Его расчет на то, что Кац обязательно позвонит домой к сестре, оказался верным, только вот толку от проницательности было чуть. Если бы Карл мог предусмотреть события последних двух ночей, то мадам Кац не поехала бы с утра неизвестно куда, а лежала бы тихая, как дохлая курица, у себя на кухне. Со свернутой шеей. Старая сука!
Он так вцепился в ручку над дверями, что пластмасса захрустела.
Надо ставить человека с автоматом возле дома его сестрицы, а саму сестрицу уложить на диване и медленно-медленно резать на части! И чтобы она звонила своему кузену так часто, как это только возможно. И рассказывала, что именно ей отпилили за последние пять минут! Обязательно!
Вальтер представил себе, как он режет десантным ножом голую женскую спину и спускает с нее лоскуты кожи. И как течет кровь! И как пахнут свежие раны!
Он даже сбился с дыхания. Злоба такой силы давно не накрывала его, бывали, конечно, случаи, но чтобы так… До пелены в глазах…
Профессор у нас человек старой закалки, он своих не бросает и придет обязательно. И тогда…
Немец улыбнулся, да так, что легионер, сидевший за рулем джипа, невольно сжался. Только — вот вопрос — где теперь для всего взять людей? Для погони, засад, слежки, пыток? Негде! Значит, придется привлекать со стороны.
Это было против правил, но Карл уже и так нарушил все мыслимые и немыслимые уложения Легиона. В случае успеха ему простят все. Или почти все. А вот в случае неудачи… Количество грехов на исход не повлияет.
Вальтер посмотрел на часы, а потом уставился на корму «Доджа Рама», плетущегося в левой полосе перед «Лендровером».
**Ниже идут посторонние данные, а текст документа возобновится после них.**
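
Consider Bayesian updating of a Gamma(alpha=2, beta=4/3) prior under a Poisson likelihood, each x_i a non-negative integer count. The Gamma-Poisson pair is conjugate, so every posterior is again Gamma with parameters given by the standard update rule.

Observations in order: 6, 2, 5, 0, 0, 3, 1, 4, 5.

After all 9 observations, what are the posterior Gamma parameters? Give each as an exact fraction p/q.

obs 1: x=6 → posterior Gamma(8, 7/3)
obs 2: x=2 → posterior Gamma(10, 10/3)
obs 3: x=5 → posterior Gamma(15, 13/3)
obs 4: x=0 → posterior Gamma(15, 16/3)
obs 5: x=0 → posterior Gamma(15, 19/3)
obs 6: x=3 → posterior Gamma(18, 22/3)
obs 7: x=1 → posterior Gamma(19, 25/3)
obs 8: x=4 → posterior Gamma(23, 28/3)
obs 9: x=5 → posterior Gamma(28, 31/3)

alpha=28, beta=31/3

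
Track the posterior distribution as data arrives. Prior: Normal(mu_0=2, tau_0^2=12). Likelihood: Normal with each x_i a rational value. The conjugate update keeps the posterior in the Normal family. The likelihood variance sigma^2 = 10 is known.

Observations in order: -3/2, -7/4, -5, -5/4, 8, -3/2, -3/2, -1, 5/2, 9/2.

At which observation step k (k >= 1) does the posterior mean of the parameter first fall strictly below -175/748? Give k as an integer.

obs 1: x=-3/2 → posterior Normal(1/11, 60/11)
obs 2: x=-7/4 → posterior Normal(-19/34, 60/17)
obs 3: x=-5 → posterior Normal(-79/46, 60/23)
obs 4: x=-5/4 → posterior Normal(-47/29, 60/29)
obs 5: x=8 → posterior Normal(1/35, 12/7)
obs 6: x=-3/2 → posterior Normal(-8/41, 60/41)
obs 7: x=-3/2 → posterior Normal(-17/47, 60/47)
obs 8: x=-1 → posterior Normal(-23/53, 60/53)
obs 9: x=5/2 → posterior Normal(-8/59, 60/59)
obs 10: x=9/2 → posterior Normal(19/65, 12/13)

k = 2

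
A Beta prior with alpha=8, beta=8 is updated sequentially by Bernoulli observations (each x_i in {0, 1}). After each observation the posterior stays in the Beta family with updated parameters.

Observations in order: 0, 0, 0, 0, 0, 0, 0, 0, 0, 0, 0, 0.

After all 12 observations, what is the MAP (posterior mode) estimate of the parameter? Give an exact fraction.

7/26

obs 1: x=0 → posterior Beta(8, 9)
obs 2: x=0 → posterior Beta(8, 10)
obs 3: x=0 → posterior Beta(8, 11)
obs 4: x=0 → posterior Beta(8, 12)
obs 5: x=0 → posterior Beta(8, 13)
obs 6: x=0 → posterior Beta(8, 14)
obs 7: x=0 → posterior Beta(8, 15)
obs 8: x=0 → posterior Beta(8, 16)
obs 9: x=0 → posterior Beta(8, 17)
obs 10: x=0 → posterior Beta(8, 18)
obs 11: x=0 → posterior Beta(8, 19)
obs 12: x=0 → posterior Beta(8, 20)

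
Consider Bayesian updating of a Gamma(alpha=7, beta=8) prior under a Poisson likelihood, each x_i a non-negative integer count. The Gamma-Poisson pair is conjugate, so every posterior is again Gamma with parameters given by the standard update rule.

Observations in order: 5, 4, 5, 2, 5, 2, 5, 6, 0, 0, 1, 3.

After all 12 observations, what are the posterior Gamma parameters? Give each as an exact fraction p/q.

obs 1: x=5 → posterior Gamma(12, 9)
obs 2: x=4 → posterior Gamma(16, 10)
obs 3: x=5 → posterior Gamma(21, 11)
obs 4: x=2 → posterior Gamma(23, 12)
obs 5: x=5 → posterior Gamma(28, 13)
obs 6: x=2 → posterior Gamma(30, 14)
obs 7: x=5 → posterior Gamma(35, 15)
obs 8: x=6 → posterior Gamma(41, 16)
obs 9: x=0 → posterior Gamma(41, 17)
obs 10: x=0 → posterior Gamma(41, 18)
obs 11: x=1 → posterior Gamma(42, 19)
obs 12: x=3 → posterior Gamma(45, 20)

alpha=45, beta=20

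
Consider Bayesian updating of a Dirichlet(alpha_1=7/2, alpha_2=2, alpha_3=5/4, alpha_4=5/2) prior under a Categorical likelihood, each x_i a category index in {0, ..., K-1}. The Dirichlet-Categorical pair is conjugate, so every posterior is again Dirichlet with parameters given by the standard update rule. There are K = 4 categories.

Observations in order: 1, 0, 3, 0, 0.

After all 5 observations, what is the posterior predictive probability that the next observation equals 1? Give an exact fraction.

4/19

obs 1: x=1 → posterior Dirichlet(7/2, 3, 5/4, 5/2)
obs 2: x=0 → posterior Dirichlet(9/2, 3, 5/4, 5/2)
obs 3: x=3 → posterior Dirichlet(9/2, 3, 5/4, 7/2)
obs 4: x=0 → posterior Dirichlet(11/2, 3, 5/4, 7/2)
obs 5: x=0 → posterior Dirichlet(13/2, 3, 5/4, 7/2)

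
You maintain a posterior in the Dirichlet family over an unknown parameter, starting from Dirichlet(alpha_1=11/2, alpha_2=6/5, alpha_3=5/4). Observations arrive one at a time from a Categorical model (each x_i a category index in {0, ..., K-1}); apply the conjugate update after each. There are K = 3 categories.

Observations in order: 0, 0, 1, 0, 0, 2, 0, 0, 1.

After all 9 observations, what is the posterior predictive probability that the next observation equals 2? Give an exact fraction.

obs 1: x=0 → posterior Dirichlet(13/2, 6/5, 5/4)
obs 2: x=0 → posterior Dirichlet(15/2, 6/5, 5/4)
obs 3: x=1 → posterior Dirichlet(15/2, 11/5, 5/4)
obs 4: x=0 → posterior Dirichlet(17/2, 11/5, 5/4)
obs 5: x=0 → posterior Dirichlet(19/2, 11/5, 5/4)
obs 6: x=2 → posterior Dirichlet(19/2, 11/5, 9/4)
obs 7: x=0 → posterior Dirichlet(21/2, 11/5, 9/4)
obs 8: x=0 → posterior Dirichlet(23/2, 11/5, 9/4)
obs 9: x=1 → posterior Dirichlet(23/2, 16/5, 9/4)

15/113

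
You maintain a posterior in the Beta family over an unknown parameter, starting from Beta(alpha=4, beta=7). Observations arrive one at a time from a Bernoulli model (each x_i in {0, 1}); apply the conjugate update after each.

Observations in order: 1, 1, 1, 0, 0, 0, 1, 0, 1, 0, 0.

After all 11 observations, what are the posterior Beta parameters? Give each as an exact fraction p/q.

alpha=9, beta=13

obs 1: x=1 → posterior Beta(5, 7)
obs 2: x=1 → posterior Beta(6, 7)
obs 3: x=1 → posterior Beta(7, 7)
obs 4: x=0 → posterior Beta(7, 8)
obs 5: x=0 → posterior Beta(7, 9)
obs 6: x=0 → posterior Beta(7, 10)
obs 7: x=1 → posterior Beta(8, 10)
obs 8: x=0 → posterior Beta(8, 11)
obs 9: x=1 → posterior Beta(9, 11)
obs 10: x=0 → posterior Beta(9, 12)
obs 11: x=0 → posterior Beta(9, 13)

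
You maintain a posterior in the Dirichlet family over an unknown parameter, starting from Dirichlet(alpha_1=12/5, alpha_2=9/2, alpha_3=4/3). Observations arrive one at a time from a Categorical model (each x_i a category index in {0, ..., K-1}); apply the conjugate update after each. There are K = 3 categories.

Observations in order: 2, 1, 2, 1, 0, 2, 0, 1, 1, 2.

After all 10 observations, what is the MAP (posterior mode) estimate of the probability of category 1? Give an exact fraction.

225/457

obs 1: x=2 → posterior Dirichlet(12/5, 9/2, 7/3)
obs 2: x=1 → posterior Dirichlet(12/5, 11/2, 7/3)
obs 3: x=2 → posterior Dirichlet(12/5, 11/2, 10/3)
obs 4: x=1 → posterior Dirichlet(12/5, 13/2, 10/3)
obs 5: x=0 → posterior Dirichlet(17/5, 13/2, 10/3)
obs 6: x=2 → posterior Dirichlet(17/5, 13/2, 13/3)
obs 7: x=0 → posterior Dirichlet(22/5, 13/2, 13/3)
obs 8: x=1 → posterior Dirichlet(22/5, 15/2, 13/3)
obs 9: x=1 → posterior Dirichlet(22/5, 17/2, 13/3)
obs 10: x=2 → posterior Dirichlet(22/5, 17/2, 16/3)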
Все, хватит дуть щеки — и так понятно, что налажал и должен буду ответить за собственную глупость. Нечего ныть, движение — это успех! Быстрее! Еще быстрее! Для того чтобы попасть в заветную точку на экране навигатора, нужно сначала въехать в Иерусалим с запада, а потом выехать из него на юг, и совершить это действо в часы пик. Минимум, если повезет, это займет полтора часа. А если не повезет — все два — два с половиной. За это время профессор со своим безумным выводком может оказаться в Хайфе, Эйлате, Иерусалиме или Египте, черт знает, куда его занесет!
«Эх, — подумал Вальтер-Карл, ощущая настоящее отчаяние от невозможности изменить ситуацию. — Мне бы вертолет да пару ребят из тех, что сегодня убил этот сбрендивший еврей, и у меня были бы все шансы успеть к двум часам пополуночи!»